В субботу! В прошлую субботу Джерад приезжал сюда? Значит, медленно проворачивалось у Мэррин в мозгу, он посетил ее дом, прежде чем отправиться в «Березовую рощу»? Чушь какая—то, этого просто не может быть!
В голове у Мэррин царила такая неразбериха, что она решила обратиться к более практическим сферам.
– И сколько же денег ты у него одол… взял? – обратилась она к отцу.
– Четыре сотни, – последовал быстрый ответ.
– Господи! Четыреста фунтов! – упавшим голосом проговорила Мэррин.
– Он просил не говорить о своем визите к нам, но теперь я вижу, что для тебя это почему—то важно. Так или иначе, при нем было всего четыре сотни. Но он пообещал обналичить кредитку и на обратном пути привезти еще де…
– На обратном пути – куда? – прервала его Мэррин, чувствуя, как сердце сжимают ледяные тиски.
Отец безразлично пожал плечами.
– Я сообщил ему, что вы немного разминулись, что ты, наверное, уже в «Березовой роще, и он…
Час от часу не легче! Значит, Джераду было известно, что она отправилась в его поместье. Мэррин Дольше не могла слушать излияния отца. Не говоря ни слова, она встала, схватила ключи от машины, сумку и вышла из дома.

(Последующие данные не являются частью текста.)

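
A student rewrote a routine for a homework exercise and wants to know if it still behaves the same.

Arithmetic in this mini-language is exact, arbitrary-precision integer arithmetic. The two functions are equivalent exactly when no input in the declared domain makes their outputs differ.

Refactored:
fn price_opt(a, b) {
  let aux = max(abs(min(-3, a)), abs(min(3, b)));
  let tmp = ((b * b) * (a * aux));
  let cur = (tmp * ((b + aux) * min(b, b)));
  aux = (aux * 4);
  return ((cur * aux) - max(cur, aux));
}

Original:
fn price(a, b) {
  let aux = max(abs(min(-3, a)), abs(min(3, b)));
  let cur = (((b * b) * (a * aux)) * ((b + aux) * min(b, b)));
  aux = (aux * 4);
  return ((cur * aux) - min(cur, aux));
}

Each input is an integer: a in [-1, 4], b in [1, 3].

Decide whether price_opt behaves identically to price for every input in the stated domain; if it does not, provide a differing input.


Not equivalent: a=-1, b=1 separates them (-132 vs -156).
price: aux := 3 | cur := -12 | aux := 12 | result -132
price_opt: aux := 3 | tmp := -3 | cur := -12 | aux := 12 | result -156
verdict: not equivalent; witness: a=-1, b=1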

Мэррин не имела ни малейшего понятия, куда направляется, просто больше ни секунды не могла оставаться в одной комнате с этими тремя, не могла больше дышать с ними одним воздухом. Как они могли! Это невыносимо! Боже, боже!..

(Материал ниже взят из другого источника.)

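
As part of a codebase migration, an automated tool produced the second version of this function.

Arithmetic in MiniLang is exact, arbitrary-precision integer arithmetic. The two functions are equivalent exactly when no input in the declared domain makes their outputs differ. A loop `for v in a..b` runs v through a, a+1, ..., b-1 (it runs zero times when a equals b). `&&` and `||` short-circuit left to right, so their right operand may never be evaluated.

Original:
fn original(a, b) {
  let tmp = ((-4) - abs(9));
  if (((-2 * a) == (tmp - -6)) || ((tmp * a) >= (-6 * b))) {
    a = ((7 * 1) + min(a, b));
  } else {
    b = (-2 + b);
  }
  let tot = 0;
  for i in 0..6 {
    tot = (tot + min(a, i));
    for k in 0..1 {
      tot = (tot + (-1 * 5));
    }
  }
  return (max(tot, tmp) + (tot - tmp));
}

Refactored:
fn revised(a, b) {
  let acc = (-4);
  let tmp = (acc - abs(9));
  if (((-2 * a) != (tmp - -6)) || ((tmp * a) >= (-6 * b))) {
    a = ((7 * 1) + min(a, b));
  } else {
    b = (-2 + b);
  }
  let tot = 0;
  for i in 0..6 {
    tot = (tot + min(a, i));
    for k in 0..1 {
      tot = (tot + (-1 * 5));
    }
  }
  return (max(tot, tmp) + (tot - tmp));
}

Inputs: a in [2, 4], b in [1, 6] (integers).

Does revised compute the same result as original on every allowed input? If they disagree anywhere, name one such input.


Consider the input a=2, b=1.
original: tmp = -13; (((-2 * a) == (tmp - -6)) || ((tmp * a) >= (-6 * b))) -> false; b = -1; tot = 0; [i=0]; tot = 0; [k=0]; tot = -5; [i=1]; tot = -4; [k=0]; tot = -9; [i=2]; tot = -7; [k=0]; tot = -12; [i=3]; tot = -10; [k=0]; tot = -15; [i=4]; tot = -13; [k=0]; tot = -18; [i=5]; tot = -16; [k=0]; tot = -21; return -21
revised: acc = -4; tmp = -13; (((-2 * a) != (tmp - -6)) || ((tmp * a) >= (-6 * b))) -> true; a = 8; tot = 0; [i=0]; tot = 0; [k=0]; tot = -5; [i=1]; tot = -4; [k=0]; tot = -9; [i=2]; tot = -7; [k=0]; tot = -12; [i=3]; tot = -9; [k=0]; tot = -14; [i=4]; tot = -10; [k=0]; tot = -15; [i=5]; tot = -10; [k=0]; tot = -15; return -15
-21 against -15: the behavior changed.
verdict: not equivalent; witness: a=2, b=1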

Пройдя через сад, Мэррин махнула рукой племянницам, играющим среди розовых кустарников, и, не обращая внимания на громкие мольбы покатать их, села в машину и завела мотор. Голова у нее шла кругом.
Мало того, что надо было как можно быстрее отдать Джераду две тысячи, так сейчас ее долг значительно возрос! И ей не на кого рассчитывать, отец—то уж никак не может вернуть занятые деньги, да и не хочет, естественно.
Через двадцать минут Мэррин остановилась на какой—то отдаленной стоянке, чувствуя, как гнев наполняет душу. Гнев, порожденный страхом и беспомощностью, помноженными на уверенность в том, что возможность выплатить долги Джераду практически равна нулю.
Девушку захлестывали эмоции. Как, как мог ее отец одолж… взять деньги у человека, с которым он едва знаком? Как могли Роберт… Кэрол… Стоп. А Джерад? Чем больше она сердилась на членов своей семьи, тем яснее становилась ей роль Джерада в том, что произошло между ними. И в сердце Мэррин вспыхнула ярость, направленная против Джерада.
Он знал, что она в «Березовой роще»! Он и словом не обмолвился, что приезжал к ней в дом в субботу. Даже попросил ее отца ничего не говорить ей об этом. Почему? На каком основании?